Un type particulier d’image : les dessins de Nadja.

Les dix dessins de la main de Nadja reproduits apparaissent dans le dernier tiers du livre, entre la page 123 et la page 163. Leur première fonction est d’authentifier l’existence de la jeune femme, telles des preuves matérielles de leur rencontre.


Le masque rectangulaire, p. 123.

La Fleur des amants, p. 139.

La sirène, p. 141

Le rêve du chat, p. 142.

La Main, p. 144.

Le Salut du Diable, p. 145.

Le bouclier d'Achille, p. 147.

La Sirène, p. 148.

Qui est-elle ? p. 145.


L'âme du blé, p. 163.

La deuxième fonction est de présenter le personnage de Nadja, non pas au travers d’un portrait « classique », mais à la manière d’un graphologue pourrait-on dire, par le truchement de sa production graphique et des symboles qu’elle y emploie. L’énigmatique dessin du masque rectangulaire (p. 123) est partiellement expliqué par son auteur :

Elle veut bien m’éclairer les quelques éléments de ce dessin, à l’exception du masque rectangulaire dont elle ne peut rien dire, sinon qu’il lui apparaît ainsi. Le point noir qu’il présente au milieu du front est le clou par lequel il est fixé ; le long du pointillé se rencontre d’abord un crochet ; l’étoile noire, à la partie supérieure, figure l’idée. Mais ce qui, pour Nadja, fait l’intérêt principal de la page, sans que j’arrive à lui faire dire pourquoi, est la forme calligraphique des L.

(p. 124)

Ici, le texte devient commentaire de l’image, tentative de décryptage des symboles. (Le clou renvoie quant à lui au tableau de Braque p. 150.) En montrant les dessins de Nadja et en rapportant les explications qu’elle lui en donne, le plus objectivement possible, il décrit sa personnalité, sa technique, sa vision du monde.
Mais on le constate, l’analyse de Nadja n’épuise pas toujours toutes les significations du dessin : sa parole, le texte, atteignent une limite au-delà de laquelle commence le profond mystère de Nadja.


Le masque rectangulaire, p. 123.


Le clou et la corde extérieurs au personnage qui m'ont toujours intrigué... p. 150.

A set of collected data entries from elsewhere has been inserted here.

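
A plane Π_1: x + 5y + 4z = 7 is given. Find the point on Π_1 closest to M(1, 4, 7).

Foot = M − λn with λ = (n·M − d)/|n|² = (49 − 7)/42 = 1.
Foot = (1, 4, 7) − 1·(1, 5, 4) = (0, -1, 3).

(0, -1, 3)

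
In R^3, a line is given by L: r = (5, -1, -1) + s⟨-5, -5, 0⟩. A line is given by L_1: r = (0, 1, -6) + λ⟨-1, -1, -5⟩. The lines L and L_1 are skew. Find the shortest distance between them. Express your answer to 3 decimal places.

Common perpendicular direction n = (-5, -5, 0) × (-1, -1, -5) = (25, -25, 0).
With w = (0, 1, -6) − (5, -1, -1) = (-5, 2, -5), w · n = -175.
Distance = |w · n| / |n| = |-175| / √1250 ≈ 4.950.

4.950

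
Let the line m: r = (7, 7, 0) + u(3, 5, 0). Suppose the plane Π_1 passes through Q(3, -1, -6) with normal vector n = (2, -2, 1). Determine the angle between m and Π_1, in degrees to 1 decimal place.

13.2

Π_1: n·r = n·Q gives 2x - 2y + z = 2.
sin θ = |n·v| / (|n||v|) = |-4| / (√9 · √34) = 0.22866.
θ ≈ 13.2°.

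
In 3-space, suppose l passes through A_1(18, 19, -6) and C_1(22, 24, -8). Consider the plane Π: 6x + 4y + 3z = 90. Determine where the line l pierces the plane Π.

A direction vector for l is C_1 − A_1 = (4, 5, -2).
Substitute r = (18, 19, -6) + t(4, 5, -2) into the plane: 166 + 38t = 90, so t = -2.
Intersection: (18, 19, -6) + (-2)·(4, 5, -2) = (10, 9, -2).

(10, 9, -2)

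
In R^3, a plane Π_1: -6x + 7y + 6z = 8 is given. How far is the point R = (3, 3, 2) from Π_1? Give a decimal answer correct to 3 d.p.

n·R − d = (-6)·(3) + (7)·(3) + (6)·(2) − 8 = 7; |n| = √121.
Distance = |7| / √121 = 7/√121 ≈ 0.636.

0.636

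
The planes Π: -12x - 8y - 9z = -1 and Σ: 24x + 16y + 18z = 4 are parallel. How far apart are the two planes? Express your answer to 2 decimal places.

Rescale Σ by 1/(-2): -12x - 8y - 9z = -2. Then distance = |-1 − (-2)| / √289 ≈ 0.06.

0.06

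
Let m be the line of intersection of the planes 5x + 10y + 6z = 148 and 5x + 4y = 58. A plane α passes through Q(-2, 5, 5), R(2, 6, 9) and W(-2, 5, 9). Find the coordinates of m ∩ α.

Direction of m: (5, 10, 6) × (5, 4, 0) = (-24, 30, -30).
A point on m: solving the two plane equations with x = 10 gives (10, 2, 13).
QR = (4, 1, 4), QW = (0, 0, 4); a normal to α is QR × QW = (4, -16, 0).
Using Q: α has equation 4x - 16y = -88.
Substitute r = (10, 2, 13) + t(-24, 30, -30) into the plane: 8 + (-576)t = -88, so t = 1/6.
Intersection: (10, 2, 13) + (1/6)·(-24, 30, -30) = (6, 7, 8).

(6, 7, 8)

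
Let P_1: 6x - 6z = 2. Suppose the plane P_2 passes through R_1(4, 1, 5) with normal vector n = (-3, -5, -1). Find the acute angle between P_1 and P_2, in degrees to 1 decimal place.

76.2

P_2: n·r = n·R_1 gives -3x - 5y - z = -22.
cos θ = |n₁·n₂| / (|n₁||n₂|) = |-12| / (√72 · √35).
θ = arccos(0.23905) ≈ 76.2°.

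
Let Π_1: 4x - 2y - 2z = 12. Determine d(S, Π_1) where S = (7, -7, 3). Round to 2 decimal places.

4.90

n·S − d = (4)·(7) + (-2)·(-7) + (-2)·(3) − 12 = 24; |n| = √24.
Distance = |24| / √24 = 24/√24 ≈ 4.90.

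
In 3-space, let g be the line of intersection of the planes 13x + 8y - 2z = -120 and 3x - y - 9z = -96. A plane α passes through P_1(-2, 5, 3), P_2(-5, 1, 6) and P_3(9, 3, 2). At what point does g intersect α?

Direction of g: (13, 8, -2) × (3, -1, -9) = (-74, 111, -37).
A point on g: solving the two plane equations with x = 4 gives (4, -18, 14).
P_1P_2 = (-3, -4, 3), P_1P_3 = (11, -2, -1); a normal to α is P_1P_2 × P_1P_3 = (10, 30, 50).
Using P_1: α has equation 10x + 30y + 50z = 280.
Substitute r = (4, -18, 14) + t(-74, 111, -37) into the plane: 200 + 740t = 280, so t = 4/37.
Intersection: (4, -18, 14) + (4/37)·(-74, 111, -37) = (-4, -6, 10).

(-4, -6, 10)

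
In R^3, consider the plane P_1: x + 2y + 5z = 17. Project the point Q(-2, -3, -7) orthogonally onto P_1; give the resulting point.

Foot = Q − λn with λ = (n·Q − d)/|n|² = (-43 − 17)/30 = -2.
Foot = (-2, -3, -7) − (-2)·(1, 2, 5) = (0, 1, 3).

(0, 1, 3)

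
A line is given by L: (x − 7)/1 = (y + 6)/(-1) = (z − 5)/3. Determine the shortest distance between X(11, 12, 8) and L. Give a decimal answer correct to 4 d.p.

18.6206

L has direction (1, -1, 3) through (7, -6, 5).
Taking (7, -6, 5) on L with direction v = (1, -1, 3): w = X − (7, -6, 5) = (4, 18, 3), and w × v = (57, -9, -22).
Distance = |w × v| / |v| = √3814 / √11 ≈ 18.6206.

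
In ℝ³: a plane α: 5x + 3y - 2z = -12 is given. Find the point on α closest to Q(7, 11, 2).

Foot = Q − λn with λ = (n·Q − d)/|n|² = (64 − (-12))/38 = 2.
Foot = (7, 11, 2) − 2·(5, 3, -2) = (-3, 5, 6).

(-3, 5, 6)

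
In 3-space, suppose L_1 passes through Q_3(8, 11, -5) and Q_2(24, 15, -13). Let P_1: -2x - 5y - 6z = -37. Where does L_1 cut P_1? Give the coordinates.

A direction vector for L_1 is Q_2 − Q_3 = (16, 4, -8).
Substitute r = (8, 11, -5) + t(16, 4, -8) into the plane: -41 + (-4)t = -37, so t = -1.
Intersection: (8, 11, -5) + (-1)·(16, 4, -8) = (-8, 7, 3).

(-8, 7, 3)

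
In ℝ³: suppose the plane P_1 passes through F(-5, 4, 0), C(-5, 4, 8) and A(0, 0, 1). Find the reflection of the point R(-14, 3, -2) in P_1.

FC = (0, 0, 8), FA = (5, -4, 1); a normal to P_1 is FC × FA = (32, 40, 0).
Using F: P_1 has equation 32x + 40y = 0.
λ = (n·R − d)/|n|² = (-328 − 0)/2624 = -1/8.
Reflection = R − 2λn = (-14, 3, -2) − (-1/4)·(32, 40, 0) = (-6, 13, -2).

(-6, 13, -2)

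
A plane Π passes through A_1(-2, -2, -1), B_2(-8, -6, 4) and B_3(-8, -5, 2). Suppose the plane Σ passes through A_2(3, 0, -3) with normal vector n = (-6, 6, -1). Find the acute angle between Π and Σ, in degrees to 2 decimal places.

44.35

A_1B_2 = (-6, -4, 5), A_1B_3 = (-6, -3, 3); a normal to Π is A_1B_2 × A_1B_3 = (3, -12, -6).
Using A_1: Π has equation 3x - 12y - 6z = 24.
Σ: n·r = n·A_2 gives -6x + 6y - z = -15.
cos θ = |n₁·n₂| / (|n₁||n₂|) = |-84| / (√189 · √73).
θ = arccos(0.71513) ≈ 44.35°.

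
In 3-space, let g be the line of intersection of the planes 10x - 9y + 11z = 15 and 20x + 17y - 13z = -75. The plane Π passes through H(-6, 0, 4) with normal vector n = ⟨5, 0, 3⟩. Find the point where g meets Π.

Direction of g: (10, -9, 11) × (20, 17, -13) = (-70, 350, 350).
A point on g: solving the two plane equations with x = 3 gives (3, -24, -21).
Π: n·r = n·H gives 5x + 3z = -18.
Substitute r = (3, -24, -21) + t(-70, 350, 350) into the plane: -48 + 700t = -18, so t = 3/70.
Intersection: (3, -24, -21) + (3/70)·(-70, 350, 350) = (0, -9, -6).

(0, -9, -6)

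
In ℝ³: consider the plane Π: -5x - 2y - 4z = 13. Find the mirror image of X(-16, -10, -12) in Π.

λ = (n·X − d)/|n|² = (148 − 13)/45 = 3.
Reflection = X − 2λn = (-16, -10, -12) − 6·(-5, -2, -4) = (14, 2, 12).

(14, 2, 12)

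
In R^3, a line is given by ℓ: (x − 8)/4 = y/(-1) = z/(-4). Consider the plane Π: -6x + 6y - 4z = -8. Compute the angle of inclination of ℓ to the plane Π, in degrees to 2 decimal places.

15.06

ℓ has direction (4, -1, -4) through (8, 0, 0).
sin θ = |n·v| / (|n||v|) = |-14| / (√88 · √33) = 0.25979.
θ ≈ 15.06°.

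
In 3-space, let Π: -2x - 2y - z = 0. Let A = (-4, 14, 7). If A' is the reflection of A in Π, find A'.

λ = (n·A − d)/|n|² = (-27 − 0)/9 = -3.
Reflection = A − 2λn = (-4, 14, 7) − (-6)·(-2, -2, -1) = (-16, 2, 1).

(-16, 2, 1)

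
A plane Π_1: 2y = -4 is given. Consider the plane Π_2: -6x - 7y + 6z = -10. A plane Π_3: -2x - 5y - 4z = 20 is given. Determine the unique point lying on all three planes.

(1, -2, -3)

Solving the 3×3 linear system 2y = -4, -6x - 7y + 6z = -10, -2x - 5y - 4z = 20 (e.g. by elimination or Cramer's rule, determinant = -72) gives (1, -2, -3).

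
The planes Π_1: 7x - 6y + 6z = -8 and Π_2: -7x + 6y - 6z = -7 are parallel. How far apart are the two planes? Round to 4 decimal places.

Rescale Π_2 by 1/(-1): 7x - 6y + 6z = 7. Then distance = |-8 − 7| / √121 ≈ 1.3636.

1.3636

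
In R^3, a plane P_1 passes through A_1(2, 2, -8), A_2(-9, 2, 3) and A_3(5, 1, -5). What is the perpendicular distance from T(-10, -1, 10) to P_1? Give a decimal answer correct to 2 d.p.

A_1A_2 = (-11, 0, 11), A_1A_3 = (3, -1, 3); a normal to P_1 is A_1A_2 × A_1A_3 = (11, 66, 11).
Using A_1: P_1 has equation 11x + 66y + 11z = 66.
n·T − d = (11)·(-10) + (66)·(-1) + (11)·(10) − 66 = -132; |n| = √4598.
Distance = |-132| / √4598 = 132/√4598 ≈ 1.95.

1.95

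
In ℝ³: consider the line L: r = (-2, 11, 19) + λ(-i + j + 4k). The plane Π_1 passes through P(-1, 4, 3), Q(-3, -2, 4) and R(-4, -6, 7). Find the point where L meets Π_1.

PQ = (-2, -6, 1), PR = (-3, -10, 4); a normal to Π_1 is PQ × PR = (-14, 5, 2).
Using P: Π_1 has equation -14x + 5y + 2z = 40.
Substitute r = (-2, 11, 19) + t(-1, 1, 4) into the plane: 121 + 27t = 40, so t = -3.
Intersection: (-2, 11, 19) + (-3)·(-1, 1, 4) = (1, 8, 7).

(1, 8, 7)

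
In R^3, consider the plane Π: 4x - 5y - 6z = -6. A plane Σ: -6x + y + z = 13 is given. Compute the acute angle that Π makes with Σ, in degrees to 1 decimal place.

49.7

cos θ = |n₁·n₂| / (|n₁||n₂|) = |-35| / (√77 · √38).
θ = arccos(0.64704) ≈ 49.7°.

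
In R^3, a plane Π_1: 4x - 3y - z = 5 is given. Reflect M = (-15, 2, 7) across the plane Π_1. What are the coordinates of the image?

(9, -16, 1)

λ = (n·M − d)/|n|² = (-73 − 5)/26 = -3.
Reflection = M − 2λn = (-15, 2, 7) − (-6)·(4, -3, -1) = (9, -16, 1).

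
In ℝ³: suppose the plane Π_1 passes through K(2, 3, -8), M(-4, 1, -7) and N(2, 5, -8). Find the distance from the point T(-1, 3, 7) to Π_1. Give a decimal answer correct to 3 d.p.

KM = (-6, -2, 1), KN = (0, 2, 0); a normal to Π_1 is KM × KN = (-2, 0, -12).
Using K: Π_1 has equation -2x - 12z = 92.
n·T − d = (-2)·(-1) + (0)·(3) + (-12)·(7) − 92 = -174; |n| = √148.
Distance = |-174| / √148 = 174/√148 ≈ 14.303.

14.303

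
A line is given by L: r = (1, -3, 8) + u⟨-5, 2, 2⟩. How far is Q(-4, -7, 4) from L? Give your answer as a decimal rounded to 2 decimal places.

Taking (1, -3, 8) on L with direction v = (-5, 2, 2): w = Q − (1, -3, 8) = (-5, -4, -4), and w × v = (0, 30, -30).
Distance = |w × v| / |v| = √1800 / √33 ≈ 7.39.

7.39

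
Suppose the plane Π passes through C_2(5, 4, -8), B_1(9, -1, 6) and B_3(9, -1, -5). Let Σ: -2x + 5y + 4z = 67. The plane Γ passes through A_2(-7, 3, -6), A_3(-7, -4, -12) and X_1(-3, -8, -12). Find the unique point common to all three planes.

C_2B_1 = (4, -5, 14), C_2B_3 = (4, -5, 3); a normal to Π is C_2B_1 × C_2B_3 = (55, 44, 0).
Using C_2: Π has equation 55x + 44y = 451.
A_2A_3 = (0, -7, -6), A_2X_1 = (4, -11, -6); a normal to Γ is A_2A_3 × A_2X_1 = (-24, -24, 28).
Using A_2: Γ has equation -24x - 24y + 28z = -72.
Solving the 3×3 linear system 55x + 44y = 451, -2x + 5y + 4z = 67, -24x - 24y + 28z = -72 (e.g. by elimination or Cramer's rule, determinant = 11220) gives (1, 9, 6).

(1, 9, 6)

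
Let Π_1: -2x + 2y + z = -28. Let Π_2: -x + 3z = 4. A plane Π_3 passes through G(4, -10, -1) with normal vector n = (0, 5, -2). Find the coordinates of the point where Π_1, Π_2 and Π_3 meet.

Π_3: n·r = n·G gives 5y - 2z = -48.
Solving the 3×3 linear system -2x + 2y + z = -28, -x + 3z = 4, 5y - 2z = -48 (e.g. by elimination or Cramer's rule, determinant = 21) gives (8, -8, 4).

(8, -8, 4)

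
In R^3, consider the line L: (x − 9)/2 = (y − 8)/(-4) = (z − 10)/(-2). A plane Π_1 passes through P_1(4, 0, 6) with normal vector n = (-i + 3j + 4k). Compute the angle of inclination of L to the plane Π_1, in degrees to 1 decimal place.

L has direction (2, -4, -2) through (9, 8, 10).
Π_1: n·r = n·P_1 gives -x + 3y + 4z = 20.
sin θ = |n·v| / (|n||v|) = |-22| / (√26 · √24) = 0.88070.
θ ≈ 61.7°.

61.7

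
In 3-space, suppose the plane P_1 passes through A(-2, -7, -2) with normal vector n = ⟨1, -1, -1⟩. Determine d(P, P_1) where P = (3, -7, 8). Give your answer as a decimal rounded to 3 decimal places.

2.887

P_1: n·r = n·A gives x - y - z = 7.
n·P − d = (1)·(3) + (-1)·(-7) + (-1)·(8) − 7 = -5; |n| = √3.
Distance = |-5| / √3 = 5/√3 ≈ 2.887.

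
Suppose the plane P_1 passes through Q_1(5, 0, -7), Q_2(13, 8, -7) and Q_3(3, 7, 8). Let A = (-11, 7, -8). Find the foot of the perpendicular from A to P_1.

(-1, -3, -2)

Q_1Q_2 = (8, 8, 0), Q_1Q_3 = (-2, 7, 15); a normal to P_1 is Q_1Q_2 × Q_1Q_3 = (120, -120, 72).
Using Q_1: P_1 has equation 120x - 120y + 72z = 96.
Foot = A − λn with λ = (n·A − d)/|n|² = (-2736 − 96)/33984 = -1/12.
Foot = (-11, 7, -8) − (-1/12)·(120, -120, 72) = (-1, -3, -2).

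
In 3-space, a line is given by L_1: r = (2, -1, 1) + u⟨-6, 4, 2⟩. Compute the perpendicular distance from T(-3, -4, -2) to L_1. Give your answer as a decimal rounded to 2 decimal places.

Taking (2, -1, 1) on L_1 with direction v = (-6, 4, 2): w = T − (2, -1, 1) = (-5, -3, -3), and w × v = (6, 28, -38).
Distance = |w × v| / |v| = √2264 / √56 ≈ 6.36.

6.36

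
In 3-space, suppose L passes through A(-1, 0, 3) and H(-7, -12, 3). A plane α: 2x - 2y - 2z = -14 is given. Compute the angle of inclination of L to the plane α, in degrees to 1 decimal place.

15.0

A direction vector for L is H − A = (-6, -12, 0).
sin θ = |n·v| / (|n||v|) = |12| / (√12 · √180) = 0.25820.
θ ≈ 15.0°.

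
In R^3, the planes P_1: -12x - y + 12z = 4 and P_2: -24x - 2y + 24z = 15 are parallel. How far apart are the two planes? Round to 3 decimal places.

0.206

Rescale P_2 by 1/2: -12x - y + 12z = 15/2. Then distance = |4 − (15/2)| / √289 ≈ 0.206.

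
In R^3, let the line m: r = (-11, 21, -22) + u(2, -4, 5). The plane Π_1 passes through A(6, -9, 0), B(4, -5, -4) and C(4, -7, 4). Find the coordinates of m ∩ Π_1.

(-3, 5, -2)

AB = (-2, 4, -4), AC = (-2, 2, 4); a normal to Π_1 is AB × AC = (24, 16, 4).
Using A: Π_1 has equation 24x + 16y + 4z = 0.
Substitute r = (-11, 21, -22) + t(2, -4, 5) into the plane: -16 + 4t = 0, so t = 4.
Intersection: (-11, 21, -22) + 4·(2, -4, 5) = (-3, 5, -2).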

Dans Nadja, l’image photographique n’est donc pas uniquement une illustration du texte ou un artifice destiné à éviter de descriptions prétendument ennuyeuses. Elle sert à témoigner objectivement du réel, à prouver la véracité du récit. Bien plus, en disant ce que le texte ne parvient pas à dire, elle évoque une réalité différente, supérieure, à travers le symbole qu’elle recèle, à travers aussi des correspondances souterraines, entre le texte et l’image ou entre plusieurs images. Elle propose une lecture alternative de l’œuvre qui n’est plus linéaire : tel élément d’une image renvoyant à une autre (le clou, le dallage, le regard des voyantes...), elle invite au détour, au retour en arrière ou à l’anticipation.